U.S. drone strike in Yemen kills the head of AQAP
In a significant blow to al-Qaeda, a U.S. drone strike last week vaporized the leader of its Yemen affiliate, AQAP, Nasir al-Wahishi, in the al-Qaeda port city of Mukalla. That’s right: al-Qaeda has its own seaport now, which it took over in April. Like ISIS, al-Qaeda has actual control of territory and is no longer merely skulking around in caves and canyons.
This brings us to the obvious question: since the enemy of the United States now has its own port, why isn’t the U.S. bombing it to smithereens? It isn’t a question of intelligence: all working aspects of the port could easily be targeted by the U.S. Navy and Air Force for destruction using drone and satellite images alone. But for some reason, the administration has balked at demolishing the terrorist port infrastructure.
Which brings us back to al-Wahishi. It is possible that the CIA has decided to reap the one benefit of keeping Mukalla intact: using it as a death trap to attract and then hit senior leaders with drone strikes. For if Mukalla were reduced to rubble by B-52s, no one would go there.

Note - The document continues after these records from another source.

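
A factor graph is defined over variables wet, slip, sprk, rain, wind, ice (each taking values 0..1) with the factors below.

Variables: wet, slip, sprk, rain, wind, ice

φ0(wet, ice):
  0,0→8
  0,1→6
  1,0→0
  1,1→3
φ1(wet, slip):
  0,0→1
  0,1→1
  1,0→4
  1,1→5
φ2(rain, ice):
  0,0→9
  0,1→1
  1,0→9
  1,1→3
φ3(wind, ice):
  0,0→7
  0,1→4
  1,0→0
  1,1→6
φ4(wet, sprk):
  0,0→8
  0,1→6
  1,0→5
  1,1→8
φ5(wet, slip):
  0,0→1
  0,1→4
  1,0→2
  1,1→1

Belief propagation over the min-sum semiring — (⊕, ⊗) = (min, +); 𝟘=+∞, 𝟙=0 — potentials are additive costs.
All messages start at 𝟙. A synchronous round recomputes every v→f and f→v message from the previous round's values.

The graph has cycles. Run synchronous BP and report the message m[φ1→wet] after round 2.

init: all messages = 𝟙 over 2 values
r1 m[φ0→wet] = [6, 0]
r1 m[φ0→ice] = [0, 3]
r1 m[φ1→wet] = [1, 4]
r1 m[φ1→slip] = [1, 1]
r1 m[φ2→rain] = [1, 3]
r1 m[φ2→ice] = [9, 1]
r1 m[φ3→wind] = [4, 0]
r1 m[φ3→ice] = [0, 4]
r1 m[φ4→wet] = [6, 5]
r1 m[φ4→sprk] = [5, 6]
r1 m[φ5→wet] = [1, 1]
r1 m[φ5→slip] = [1, 1]
r1 m[wet→φ0] = [0, 0]
r1 m[wet→φ1] = [0, 0]
r1 m[wet→φ4] = [0, 0]
r1 m[wet→φ5] = [0, 0]
r1 m[slip→φ1] = [0, 0]
r1 m[slip→φ5] = [0, 0]
r1 m[sprk→φ4] = [0, 0]
r1 m[rain→φ2] = [0, 0]
r1 m[wind→φ3] = [0, 0]
r1 m[ice→φ0] = [0, 0]
r1 m[ice→φ2] = [0, 0]
r1 m[ice→φ3] = [0, 0]
r2 m[φ0→wet] = [6, 0]
r2 m[φ0→ice] = [0, 3]
r2 m[φ1→wet] = [1, 4]
r2 m[φ1→slip] = [1, 1]
r2 m[φ2→rain] = [1, 3]
r2 m[φ2→ice] = [9, 1]
r2 m[φ3→wind] = [4, 0]
r2 m[φ3→ice] = [0, 4]
r2 m[φ4→wet] = [6, 5]
r2 m[φ4→sprk] = [5, 6]
r2 m[φ5→wet] = [1, 1]
r2 m[φ5→slip] = [1, 1]
r2 m[wet→φ0] = [8, 10]
r2 m[wet→φ1] = [13, 6]
r2 m[wet→φ4] = [8, 5]
r2 m[wet→φ5] = [13, 9]
r2 m[slip→φ1] = [1, 1]
r2 m[slip→φ5] = [1, 1]
r2 m[sprk→φ4] = [0, 0]
r2 m[rain→φ2] = [0, 0]
r2 m[wind→φ3] = [0, 0]
r2 m[ice→φ0] = [9, 5]
r2 m[ice→φ2] = [0, 7]
r2 m[ice→φ3] = [9, 4]

message @ round 2 = [1, 4]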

It does seem that AQAP terrorist leaders are drawn to the port like moths to a flame. In addition to al-Wahishi, American drone strikes in Mukalla have killed Wahishi’s deputy Nasr al-Ansi, senior AQAP cleric Ibrahim al-Rubaish, and others. The terrorist lure of walking about in your own territory proves too great to resist.
The CIA reportedly has two other AQAP bigwigs on its kill list, and one of them, Qassim al-Raimi, is now the successor leader of the organization and a major terrorist in his own right. He planned out the foiled 2010 plot to put bombs in printers being flown to the U.S. on cargo planes, and he has acted basically as the group’s desert-based training director for new recruits.
Master bomb-maker Ibrahim Hassan al-Asri is probably also on the list. He made the printer-bombs for the U.S. cargo planes in 2010 and also the explosives for the 2009 underwear bomber who failed to detonate his lethal package while on the passenger jet. He played a role in other plots as well.
But the importance of killing al-Wahishi cannot be underestimated. Known as “Osama’s Black Box” because of the level of trust the terrorist emir placed in him, al-Wahishi was also an adjutant to the current al-Qaeda emir, terrorist-doctor Ayman al-Zawahiri. Al-Wahishi left Afghanistan to personally rebuild AQAP in his own image as a Westerner-hunting corporation of death. The American bounty on his head was a pricey $10 million.
Al-Wahishi ordered this year’s Paris attacks on Charlie Hebdo that killed 12 people, the 2009 Underwear Bomber, the 2010 cargo planes plot, and others. AQAP announced his death in roseate terms: "Our Muslim nation, one of your heroes and masters has departed to God. ... [He] took part with [al-Qaeda's] first generation in hurting America in different places of the world starting from the 1990's.”
At some point, the higher AQAP officials will learn to avoid their own port of Mukalla for fear of the drone strikes. When that happens, the fate of the port must be sealed.
Christopher S. Carson, a lawyer, was formerly with the American Enterprise Institute.